SEPTEMBER 27th – World Migrant and Refugee Day
Like Jesus Christ, forced to flee
The Church has been celebrating World Migrant and Refugee Day since 1914. It has always been an opportunity to show concern for different categories of vulnerable people on the move, to pray for them as they face many challenges, and to raise awareness of the opportunities offered by migration.
The theme chosen by Pope Francis for the 106th World Migrant and Refugee Day is
“Like Jesus Christ, forced to flee"
and will focus on the pastoral care of internally displaced persons.

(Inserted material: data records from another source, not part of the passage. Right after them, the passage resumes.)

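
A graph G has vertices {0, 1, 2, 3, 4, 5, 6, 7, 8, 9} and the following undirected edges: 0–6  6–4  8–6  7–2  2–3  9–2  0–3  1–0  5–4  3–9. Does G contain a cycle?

The graph has 10 vertices, 10 edges, and 1 connected component.
Since 10 > 10 - 1, a cycle must exist; for instance 3-9-2-3.

Yes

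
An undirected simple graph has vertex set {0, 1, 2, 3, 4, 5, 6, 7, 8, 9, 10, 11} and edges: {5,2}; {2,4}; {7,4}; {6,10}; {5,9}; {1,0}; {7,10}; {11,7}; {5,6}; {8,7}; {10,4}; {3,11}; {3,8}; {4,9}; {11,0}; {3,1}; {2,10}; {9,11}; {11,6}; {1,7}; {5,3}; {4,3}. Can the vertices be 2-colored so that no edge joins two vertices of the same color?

The cycle 7-10-4-7 has length 3, which is odd, so the graph is not bipartite.

No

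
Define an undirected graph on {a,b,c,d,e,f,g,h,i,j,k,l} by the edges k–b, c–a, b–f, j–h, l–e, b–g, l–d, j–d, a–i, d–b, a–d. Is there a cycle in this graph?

No

The graph has 12 vertices, 11 edges, and 1 connected component.
A forest on 12 vertices with 1 component has exactly 11 edges, which matches — so no cycle.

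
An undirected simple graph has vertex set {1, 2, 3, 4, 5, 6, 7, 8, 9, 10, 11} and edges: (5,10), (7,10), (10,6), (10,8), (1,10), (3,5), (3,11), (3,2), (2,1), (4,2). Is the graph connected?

No

Component: {9}
Component: {1, 2, 3, 4, 5, 6, 7, 8, 10, 11}
There are 2 separate components, so the graph is not connected.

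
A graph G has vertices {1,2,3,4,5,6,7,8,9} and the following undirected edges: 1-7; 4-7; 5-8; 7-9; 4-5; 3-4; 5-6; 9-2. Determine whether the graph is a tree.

Yes

|V| = 9, |E| = 8.
Connected and |E| = |V| - 1, which characterizes a tree.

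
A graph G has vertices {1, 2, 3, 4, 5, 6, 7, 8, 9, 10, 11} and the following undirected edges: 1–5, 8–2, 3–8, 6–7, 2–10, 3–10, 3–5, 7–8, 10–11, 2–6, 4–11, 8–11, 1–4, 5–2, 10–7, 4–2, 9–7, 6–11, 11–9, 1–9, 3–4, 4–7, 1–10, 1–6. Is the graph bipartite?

Yes

Partition the vertices as {4, 5, 6, 8, 9, 10} vs {1, 2, 3, 7, 11}. Each listed edge has one endpoint in each part, so the graph is bipartite.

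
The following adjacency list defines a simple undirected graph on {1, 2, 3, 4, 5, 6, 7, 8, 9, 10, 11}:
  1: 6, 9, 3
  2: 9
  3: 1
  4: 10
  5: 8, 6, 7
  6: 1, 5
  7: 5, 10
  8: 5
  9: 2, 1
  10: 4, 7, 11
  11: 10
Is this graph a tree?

|V| = 11, |E| = 10.
It is connected with exactly 10 edges, hence acyclic — it is a tree.

Yes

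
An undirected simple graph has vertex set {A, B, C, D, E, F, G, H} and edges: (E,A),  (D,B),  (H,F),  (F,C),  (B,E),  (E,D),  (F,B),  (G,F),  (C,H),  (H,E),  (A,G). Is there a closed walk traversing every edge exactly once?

No

Degrees: A:2, B:3, C:2, D:2, E:4, F:4, G:2, H:3
Vertices with odd degree: B, H. An Eulerian circuit requires all degrees even.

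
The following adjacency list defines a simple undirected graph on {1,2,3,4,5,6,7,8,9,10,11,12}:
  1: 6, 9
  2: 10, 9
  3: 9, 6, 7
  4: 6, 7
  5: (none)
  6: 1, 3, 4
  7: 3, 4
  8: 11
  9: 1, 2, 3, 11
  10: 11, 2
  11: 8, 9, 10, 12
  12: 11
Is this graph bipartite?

Yes

Color {5, 6, 7, 8, 9, 10, 12} black and {1, 2, 3, 4, 11} white. No edge joins two same-colored vertices, so the graph is bipartite.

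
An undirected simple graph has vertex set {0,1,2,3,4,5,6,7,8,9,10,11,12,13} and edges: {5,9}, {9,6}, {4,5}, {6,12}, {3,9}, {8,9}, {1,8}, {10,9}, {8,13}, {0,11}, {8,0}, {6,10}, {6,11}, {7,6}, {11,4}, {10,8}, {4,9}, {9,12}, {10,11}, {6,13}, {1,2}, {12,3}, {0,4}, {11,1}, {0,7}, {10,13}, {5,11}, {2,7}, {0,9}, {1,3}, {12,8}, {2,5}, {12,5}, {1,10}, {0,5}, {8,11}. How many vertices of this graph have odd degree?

8

Degrees: 0:6, 1:5, 2:3, 3:3, 4:4, 5:6, 6:6, 7:3, 8:7, 9:8, 10:6, 11:7, 12:5, 13:3
Odd-degree vertices: 1, 2, 3, 7, 8, 11, 12, 13.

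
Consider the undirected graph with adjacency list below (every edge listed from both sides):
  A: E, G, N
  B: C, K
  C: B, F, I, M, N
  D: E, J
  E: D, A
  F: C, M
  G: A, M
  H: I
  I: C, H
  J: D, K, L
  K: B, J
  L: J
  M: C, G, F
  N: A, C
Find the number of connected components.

1

Component: {A, B, C, D, E, F, G, H, I, J, K, L, M, N}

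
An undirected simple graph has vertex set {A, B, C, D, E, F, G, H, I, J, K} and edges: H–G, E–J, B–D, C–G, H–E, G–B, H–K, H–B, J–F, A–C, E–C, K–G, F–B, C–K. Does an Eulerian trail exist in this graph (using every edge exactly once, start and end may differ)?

Degrees: A:1, B:4, C:4, D:1, E:3, F:2, G:4, H:4, I:0, J:2, K:3
Odd-degree vertices: A, D, E, K (4 total).
An Eulerian trail requires 0 or 2 odd-degree vertices; here there are 4.

No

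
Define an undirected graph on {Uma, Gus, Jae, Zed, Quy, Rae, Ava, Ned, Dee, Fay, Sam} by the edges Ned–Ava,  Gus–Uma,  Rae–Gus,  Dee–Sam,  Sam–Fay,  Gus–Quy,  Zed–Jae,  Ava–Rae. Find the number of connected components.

3

Component: {Jae, Zed}
Component: {Dee, Fay, Sam}
Component: {Uma, Gus, Quy, Rae, Ava, Ned}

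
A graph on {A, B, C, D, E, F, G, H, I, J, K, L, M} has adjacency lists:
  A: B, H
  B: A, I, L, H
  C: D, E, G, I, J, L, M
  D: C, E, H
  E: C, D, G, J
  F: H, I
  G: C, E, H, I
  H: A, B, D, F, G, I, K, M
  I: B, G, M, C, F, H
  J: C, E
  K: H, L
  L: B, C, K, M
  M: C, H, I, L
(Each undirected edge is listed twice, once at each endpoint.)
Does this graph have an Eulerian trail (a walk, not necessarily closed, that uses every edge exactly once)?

Degrees: A:2, B:4, C:7, D:3, E:4, F:2, G:4, H:8, I:6, J:2, K:2, L:4, M:4
Odd-degree vertices: C, D (2 total).
With 2 odd-degree vertices and all edges in one connected piece, an Eulerian trail exists (from C to D).

Yes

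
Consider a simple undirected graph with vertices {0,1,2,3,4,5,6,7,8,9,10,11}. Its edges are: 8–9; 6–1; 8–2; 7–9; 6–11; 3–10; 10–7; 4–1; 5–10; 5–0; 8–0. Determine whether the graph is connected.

No

Component: {1, 4, 6, 11}
Component: {0, 2, 3, 5, 7, 8, 9, 10}
There are 2 separate components, so the graph is not connected.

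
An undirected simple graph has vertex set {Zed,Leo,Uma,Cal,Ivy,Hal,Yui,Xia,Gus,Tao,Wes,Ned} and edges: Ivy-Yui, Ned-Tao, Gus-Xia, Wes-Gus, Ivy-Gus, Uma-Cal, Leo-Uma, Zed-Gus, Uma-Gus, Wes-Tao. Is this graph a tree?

No

The graph has 12 vertices and 10 edges.
It is not connected, so it is not a tree.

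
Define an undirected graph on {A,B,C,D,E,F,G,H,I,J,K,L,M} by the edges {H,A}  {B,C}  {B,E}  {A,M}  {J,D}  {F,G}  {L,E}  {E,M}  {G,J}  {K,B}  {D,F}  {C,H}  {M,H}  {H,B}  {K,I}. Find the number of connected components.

2

Component: {D, F, G, J}
Component: {A, B, C, E, H, I, K, L, M}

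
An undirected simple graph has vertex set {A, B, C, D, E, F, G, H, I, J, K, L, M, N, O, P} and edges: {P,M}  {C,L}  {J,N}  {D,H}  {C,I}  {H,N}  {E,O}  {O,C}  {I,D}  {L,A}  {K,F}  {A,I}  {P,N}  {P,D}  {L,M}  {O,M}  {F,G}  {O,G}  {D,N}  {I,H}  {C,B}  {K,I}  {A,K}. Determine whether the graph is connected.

Yes

Starting from A and exploring outward reaches every vertex (A, K, L, I, F, M, C, D, H, G, O, P, B, N, E, J); the graph is connected.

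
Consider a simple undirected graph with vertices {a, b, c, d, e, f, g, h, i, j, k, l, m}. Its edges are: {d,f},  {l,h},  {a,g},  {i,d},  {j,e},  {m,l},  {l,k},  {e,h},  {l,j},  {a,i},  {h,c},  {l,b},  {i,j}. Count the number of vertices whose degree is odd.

10

Degrees: a:2, b:1, c:1, d:2, e:2, f:1, g:1, h:3, i:3, j:3, k:1, l:5, m:1
Odd-degree vertices: b, c, f, g, h, i, j, k, l, m.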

This World Day was born in the context of the Catholic Church to spiritually and operationally call the followers of Jesus to mercy towards the last and historically precedes those established by the UN for Migrants (January 17) and for Refugees (June 20) to recall the followers of Jesus spiritually. Today, more than ever before, we live days in which the abuses, favored by the West, risk to prevail over the primordial value that the West itself brings to the history of humanity: the right of each one to dignity for the sole fact of being a man, beyond any religion, race and culture. This is stated in the Universal Declaration of Human Rights of 1948 and, well before that, the message of Jesus Christ that establishes an unprecedented sense of encounter with the foreigner: mercy and compassion whoever the other is, as in the parable of the Samaritan.